Curing Medicare in Congress
NCPA November 6, 2014
Fifty-two million Americans, both seniors and the disabled, are currently enrolled in Medicare, an entitlement that is in need of reform. Heritage Foundation Senior Fellow Robert Moffit outlines what the new Congress can do to reform the Medicare program and make it more financially sustainable:
- Repeal the SGR formula. Congress created the Sustainable Growth Rate (SGR) formula in 1997, which automatically cuts Medicare's payments to doctors each year. However, Congress has also overridden the cuts every year since 2003. The formula is flawed, and continuous cuts to doctors will only reduce access to care for those in the government health care program. Moffit says a new Congress must replace the SGR without forcing taxpayers to pick up the tab.
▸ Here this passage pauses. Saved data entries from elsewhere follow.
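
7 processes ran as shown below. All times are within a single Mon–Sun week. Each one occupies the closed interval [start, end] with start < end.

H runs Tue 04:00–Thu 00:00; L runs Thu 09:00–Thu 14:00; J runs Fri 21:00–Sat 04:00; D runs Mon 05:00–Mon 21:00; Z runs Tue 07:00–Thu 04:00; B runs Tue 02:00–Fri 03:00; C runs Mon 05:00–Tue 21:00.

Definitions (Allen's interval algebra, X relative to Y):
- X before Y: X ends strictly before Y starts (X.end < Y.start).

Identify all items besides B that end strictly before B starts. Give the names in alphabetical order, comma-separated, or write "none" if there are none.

Target B = [Tue 02:00, Fri 03:00].
C [Mon 05:00, Tue 21:00] → overlaps → no.
D [Mon 05:00, Mon 21:00] → before → yes.
H [Tue 04:00, Thu 00:00] → during → no.
J [Fri 21:00, Sat 04:00] → after → no.
L [Thu 09:00, Thu 14:00] → during → no.
Z [Tue 07:00, Thu 04:00] → during → no.
Result: D.

D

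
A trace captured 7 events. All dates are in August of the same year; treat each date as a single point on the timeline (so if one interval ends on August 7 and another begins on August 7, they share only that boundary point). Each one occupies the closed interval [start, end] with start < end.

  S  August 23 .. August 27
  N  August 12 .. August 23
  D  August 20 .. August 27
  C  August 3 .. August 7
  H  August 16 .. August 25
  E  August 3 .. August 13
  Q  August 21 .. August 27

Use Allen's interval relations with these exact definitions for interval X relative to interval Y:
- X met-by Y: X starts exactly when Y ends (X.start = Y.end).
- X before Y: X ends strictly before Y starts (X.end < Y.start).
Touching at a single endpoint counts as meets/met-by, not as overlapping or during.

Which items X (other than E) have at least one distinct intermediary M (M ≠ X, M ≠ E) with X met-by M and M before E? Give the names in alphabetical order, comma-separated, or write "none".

none

Target E = [August 3, August 13].
Intermediaries M with M before E: none.
Union: none.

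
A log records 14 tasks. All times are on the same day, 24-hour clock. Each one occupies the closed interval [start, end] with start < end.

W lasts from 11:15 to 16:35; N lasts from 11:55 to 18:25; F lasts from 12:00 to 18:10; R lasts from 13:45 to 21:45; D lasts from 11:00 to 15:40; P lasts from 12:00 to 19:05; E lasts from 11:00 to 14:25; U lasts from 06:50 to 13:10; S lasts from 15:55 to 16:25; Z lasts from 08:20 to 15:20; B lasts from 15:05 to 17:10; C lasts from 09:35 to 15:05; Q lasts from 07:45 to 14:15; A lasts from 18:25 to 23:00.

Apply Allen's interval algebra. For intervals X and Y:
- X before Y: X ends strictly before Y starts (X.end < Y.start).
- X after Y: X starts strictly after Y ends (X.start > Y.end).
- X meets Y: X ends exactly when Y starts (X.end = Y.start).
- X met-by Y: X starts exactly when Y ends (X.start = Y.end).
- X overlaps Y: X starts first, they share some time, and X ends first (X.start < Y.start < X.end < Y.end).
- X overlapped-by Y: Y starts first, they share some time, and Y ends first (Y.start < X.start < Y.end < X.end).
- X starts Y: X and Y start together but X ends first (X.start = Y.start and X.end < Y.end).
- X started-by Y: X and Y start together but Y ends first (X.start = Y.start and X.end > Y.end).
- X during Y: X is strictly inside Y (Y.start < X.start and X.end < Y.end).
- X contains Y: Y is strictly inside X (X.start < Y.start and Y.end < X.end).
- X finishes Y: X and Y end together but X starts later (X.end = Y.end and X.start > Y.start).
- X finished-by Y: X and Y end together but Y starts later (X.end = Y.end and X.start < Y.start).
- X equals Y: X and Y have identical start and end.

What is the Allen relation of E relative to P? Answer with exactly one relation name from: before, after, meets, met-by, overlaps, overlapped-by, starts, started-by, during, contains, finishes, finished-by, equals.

overlaps

E = [11:00, 14:25]; P = [12:00, 19:05].
Compare endpoints: E.start < P.start, E.start < P.end, E.end > P.start, E.end < P.end.
That pattern is 'overlaps'.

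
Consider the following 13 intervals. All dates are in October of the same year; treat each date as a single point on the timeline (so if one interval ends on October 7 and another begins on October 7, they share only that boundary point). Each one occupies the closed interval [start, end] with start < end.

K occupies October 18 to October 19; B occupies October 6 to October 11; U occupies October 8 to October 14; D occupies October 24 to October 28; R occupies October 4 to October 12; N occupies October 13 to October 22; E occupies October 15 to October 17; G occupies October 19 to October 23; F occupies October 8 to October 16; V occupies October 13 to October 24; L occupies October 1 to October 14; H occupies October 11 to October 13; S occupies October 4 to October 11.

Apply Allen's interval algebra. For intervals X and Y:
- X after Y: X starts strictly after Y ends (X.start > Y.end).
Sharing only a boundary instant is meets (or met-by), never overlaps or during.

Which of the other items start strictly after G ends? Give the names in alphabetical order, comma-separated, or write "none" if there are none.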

- Tackling Medicare cuts. Obamacare cuts Medicare payments in order to create $716 billion in alleged savings; however, those cuts only make it more difficult to meet health care providers' costs. The CMS Actuary has shown that, due to the cuts, half of all hospitals and two-thirds of skilled nursing facilities will have negative total facility margins by 2040, and providers will have to cut back services, withdraw from Medicare entirely or shift costs to private payers.
- One-third of seniors are enrolled in Medicare Advantage, a system of competing health care plans. Seniors are highly satisfied with these plans, yet the administration targeted the program for cuts. Moffit says the program should be protected, and the new Congress should put more free-market reforms into the program.
Moffit says Americans should expect to see a great deal of debate over the Medicare program come January.